Photo by Nick Krug
Jo Ellis, a Lawrence Parks and Recreation employee who battled breast cancer two years ago, dances Wednesday during a zumba class at the Community Building in Lawrence.
A specially designed program of gentle exercise for anyone who has experienced cancer. This class caters to people of all ages and at any stage of treatment or remission, as well as their caregivers and friends. This program will promote a safe return to physical activity and wellness through education, appropriate healthy exercise and emotional support.
The classes meet Tuesdays, either from 10:45-11:45 a.m. at Holcom Recreation Center, 2700 W. 27th St., or 6:30-7:30 p.m. at the Indoor Aquatic Center, 4706 Overland Drive. The fall course meets Nov. 4 through Dec. 9 and costs $19. The winter classes meet Jan. 6 through March 3 and cost $34. And the spring course meets March 24 through May 12 and costs $30.
For more information, contact program supervisor Jo Ellis at 785-832-7920 or email@example.com.
After Jo Ellis survived a cancer scare two years ago, she wished she had had more opportunities to be physically active during her treatment. Now she wants to make it easier for other people fighting the disease to exercise.

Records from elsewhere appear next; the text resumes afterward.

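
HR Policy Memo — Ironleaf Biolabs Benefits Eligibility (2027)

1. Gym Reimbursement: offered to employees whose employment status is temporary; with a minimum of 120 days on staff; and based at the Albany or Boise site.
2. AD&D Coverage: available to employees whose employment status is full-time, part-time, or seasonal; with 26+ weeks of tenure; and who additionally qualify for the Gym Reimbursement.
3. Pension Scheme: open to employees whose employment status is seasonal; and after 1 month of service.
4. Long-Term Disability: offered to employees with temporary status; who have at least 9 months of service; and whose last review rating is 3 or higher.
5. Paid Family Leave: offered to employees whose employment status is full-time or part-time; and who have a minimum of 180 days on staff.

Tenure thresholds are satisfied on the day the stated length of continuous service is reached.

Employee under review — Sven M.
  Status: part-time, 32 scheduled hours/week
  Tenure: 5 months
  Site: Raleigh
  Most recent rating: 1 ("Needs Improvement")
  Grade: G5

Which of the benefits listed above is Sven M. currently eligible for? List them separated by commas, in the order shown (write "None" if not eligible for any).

Gym Reimbursement — status part-time ✗ (requires temporary) → not eligible.
AD&D Coverage — status part-time ✓; service 5 months < 26 weeks (≈182 days) ✗ → not eligible.
Pension Scheme — status part-time ✗ (requires seasonal) → not eligible.
Long-Term Disability — status part-time ✗ (requires temporary) → not eligible.
Paid Family Leave — status part-time ✓; service 5 months < 180 days ✗ → not eligible.

None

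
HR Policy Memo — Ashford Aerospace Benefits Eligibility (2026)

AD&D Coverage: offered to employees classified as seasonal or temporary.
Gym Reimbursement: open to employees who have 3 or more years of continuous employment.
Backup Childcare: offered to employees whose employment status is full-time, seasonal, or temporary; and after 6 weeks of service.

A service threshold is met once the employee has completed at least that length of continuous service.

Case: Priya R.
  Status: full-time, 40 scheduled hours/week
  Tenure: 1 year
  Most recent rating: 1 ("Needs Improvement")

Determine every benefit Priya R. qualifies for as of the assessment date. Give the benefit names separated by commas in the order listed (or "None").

Backup Childcare

AD&D Coverage — status full-time ✗ (requires seasonal or temporary) → not eligible.
Gym Reimbursement — service 1 year < 3 years ✗ → not eligible.
Backup Childcare — status full-time ✓; service 1 year ≥ 6 weeks (≈42 days) ✓ → eligible.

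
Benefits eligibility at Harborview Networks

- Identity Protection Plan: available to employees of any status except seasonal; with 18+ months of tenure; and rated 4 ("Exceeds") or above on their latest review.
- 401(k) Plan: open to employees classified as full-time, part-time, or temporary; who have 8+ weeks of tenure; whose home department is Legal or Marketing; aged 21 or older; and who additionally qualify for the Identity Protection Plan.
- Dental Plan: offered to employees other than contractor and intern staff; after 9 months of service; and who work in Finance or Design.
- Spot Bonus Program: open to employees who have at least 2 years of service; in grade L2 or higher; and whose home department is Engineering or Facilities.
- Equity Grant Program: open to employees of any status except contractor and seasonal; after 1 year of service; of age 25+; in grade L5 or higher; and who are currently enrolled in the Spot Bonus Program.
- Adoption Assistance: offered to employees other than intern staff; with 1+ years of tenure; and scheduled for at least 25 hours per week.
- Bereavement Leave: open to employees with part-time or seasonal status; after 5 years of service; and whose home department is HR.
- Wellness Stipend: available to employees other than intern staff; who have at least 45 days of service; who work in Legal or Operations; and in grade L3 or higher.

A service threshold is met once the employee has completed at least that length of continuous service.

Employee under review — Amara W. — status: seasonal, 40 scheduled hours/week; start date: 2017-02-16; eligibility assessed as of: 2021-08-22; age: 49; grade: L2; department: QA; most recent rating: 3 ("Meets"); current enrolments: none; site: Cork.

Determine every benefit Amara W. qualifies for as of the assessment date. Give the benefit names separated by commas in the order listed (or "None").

Service from 2017-02-16 to 2021-08-22: 1648 days.
Identity Protection Plan — status seasonal ✗ (excluded) → not eligible.
401(k) Plan — status seasonal ✗ (requires full-time, part-time, or temporary) → not eligible.
Dental Plan — status seasonal ✓ (not excluded); service 1648 days ≥ 9 months (≈270 days) ✓; dept QA ✗ → not eligible.
Spot Bonus Program — service 1648 days ≥ 2 years (≈730 days) ✓; grade L2 ≥ L2 ✓; dept QA ✗ → not eligible.
Equity Grant Program — status seasonal ✗ (excluded) → not eligible.
Adoption Assistance — status seasonal ✓ (not excluded); service 1648 days ≥ 1 year (≈365 days) ✓; 40 hrs/wk ≥ 25 ✓ → eligible.
Bereavement Leave — status seasonal ✓; service 1648 days < 5 years (≈1825 days) ✗ → not eligible.
Wellness Stipend — status seasonal ✓ (not excluded); service 1648 days ≥ 45 days ✓; dept QA ✗ → not eligible.

Adoption Assistance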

Ellis, a program supervisor with Lawrence Parks and Recreation, has started a local fitness class specifically designed for those who have had or are battling cancer. The course helps survivors with things like strength, flexibility and posture that can help them during their treatment or recovery.
"It's to get you out there moving again," said Ellis, 43, who lives in Baldwin City with her husband and two teenage daughters. "It's not going to be a hardcore fitness program."
Ellis was surprised to discover she had cancer because she didn't have a family history of the disease and had always taken good care of herself. While she underwent an aggressive treatment plan, she continued to work four days a week and be involved in her kids' extracurricular activities.
"I just kind of focused and said, 'I'm going to get through this,'" she remarked.
She later had a double mastectomy and breast reconstruction surgery. She has been free of cancer for a year and a half.
The experience made her realize that the Parks and Recreation department didn't have any classes for people going through cancer treatment. So she found a woman who offered training for this type of course. The class is not just to show cancer patients how to exercise properly.
"It's kind of a support group, as well, which I think is very important," Ellis said.
Medical experts say that having a healthy lifestyle can help patients beat cancer.
"It's a great thing for people, as they're going through treatment, to maintain some level of physical activity," said Dr. Luke Huerter, an oncologist at Lawrence Memorial Hospital.
Instructor Susan Pomeroy said she will be in tune with each participant's individual needs.
"A group fitness class is about the group, and if you can't keep up too bad. With this class, while it will be a group of individuals in the same class everybody will be treated a little differently," she said. "I lead lots of different programs for parks and rec, and I think there's a real need for this in the community."